Para pembelajar mengenal berbagai pembagian akhlak, yang sering diterjemahkan secara longgar sebagai etika, budi pekerti, atau adab, meski tekanan maknanya mungkin berbeda satu sama lain. Ada akhlak kepada Allah, kepada orang tua, kepada tetangga, kepada “orang lain”. Di bawah rubrik akhlak kepada orang lain inilah, kadang dibahas secara khusus akhlak kepada pemeluk agama lain. Atau ia terkadang muncul dalam cerita hikmah.

Cerita di atas berasal dari Al-Mawa’iz al-‘Usfuriyah, sebuah kitab hadits tipis yang kaya dengan amsal sejarah, cerita sufi dan ajaran etika karya Syaikh Muhammad bin Abi Bakar yang populer di kalangan pesantren. Cerita atau dalam kitab disebut “hikayat” di atas mengandung dua pesan moral: pemuliaan kepada orang tua dan penghormatan kepada pemeluk agama lain. Bahwa tokoh tua itu seorang Kristen tak lain untuk menunjukkan bahwa penghormatan kepada orang tua itu tanpa kecuali dan tak peduli apa pun agamanya. Sekaligus dengan itu bahwa orang yang beragama lain pun berhak untuk dihormati.

Cerita-cerita seperti ini berlimpah ruah dan menjadi bagian dari khazanah keagamaan yang kaya. Cerita ini adalah pantulan ajaran ilahiah dan pengalaman interaksi Islam dengan umat lain sejak awal kelahirannya. Cerita-cerita seperti ini menunjukkan betapa mulia ajaran dan praktik berislam tersebut.

KH M.A. Fuad Hasyim (almarhum) dalam Butir-butir Hikmah Sufi (2004) mengemukakan cerita di bawah ini. Imam Abdullah bin al-Mubarak bertetangga dengan seorang Yahudi. Suatu hari tetangga Yahudi itu sangat membutuhkan uang, karena itu ia bermaksud menjual rumahnya.

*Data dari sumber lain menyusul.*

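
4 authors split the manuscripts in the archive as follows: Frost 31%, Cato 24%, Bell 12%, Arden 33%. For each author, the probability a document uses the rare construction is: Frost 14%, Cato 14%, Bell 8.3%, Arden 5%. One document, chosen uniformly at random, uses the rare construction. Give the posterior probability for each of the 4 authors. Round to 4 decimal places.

Compute prior × likelihood for every hypothesis:
  Frost: 0.31 × 0.14 = 0.0434
  Cato: 0.24 × 0.14 = 0.0336
  Bell: 0.12 × 0.083 = 0.00996
  Arden: 0.33 × 0.05 = 0.0165
Normalizing constant = 0.10346.
P(Frost | rare-form) = 0.0434/0.10346 ≈ 0.4195
P(Cato | rare-form) = 0.0336/0.10346 ≈ 0.3248
P(Bell | rare-form) = 0.00996/0.10346 ≈ 0.0963
P(Arden | rare-form) = 0.0165/0.10346 ≈ 0.1595

Frost 0.4195, Cato 0.3248, Bell 0.0963, Arden 0.1595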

Ketika ditanya dengan harga berapa rumahnya itu mau dijual.

“Dua ribu dinar,” jawabnya.

“Harga pasar rumah Anda ini tak lebih dari seribu dinar,” kata seseorang.

“Ya, benar, tetapi maksudku seribu dinar itu untuk harga rumah dan seribu dinar lagi untuk harga bertetangga dengan Imam Abdullah bin al-Mubarak.”

Ketika Imam Abdullah bin al-Mubarak diberi tahu, ia segera mendatangi tetangga Yahudi-nya itu. Ia memberikan uang seharga rumah itu kepada sang tetangga, dan berkata, “Janganlah kamu jual rumahmu!”

Demikian, sebagian dari contoh akhlak bagaimana memuliakan dan menghormati orang berbeda agama dalam tradisi Islam. Jika kita menyimak sejarah Islam, akhlak lebih dikedepankan daripada fikih. Akhlak menjadi pelajaran dasar dan awal yang diperkenalkan kepada anak. Sedemikian rupa ada yang bilang “agama itu ya akhlak”. Kalau tak berakhlak berarti tidak beragama. Menghormati pemeluk agama lain merupakan “bagian” penting dari akhlakul karimah. Wallahul ‘alam bisshawab.

***

Catatan:
Artikel ini diambil dari tulisan kolom pada Edisi Khusus Ramadan Koran Tempo yang terbit Senin, 5 Juni 2017.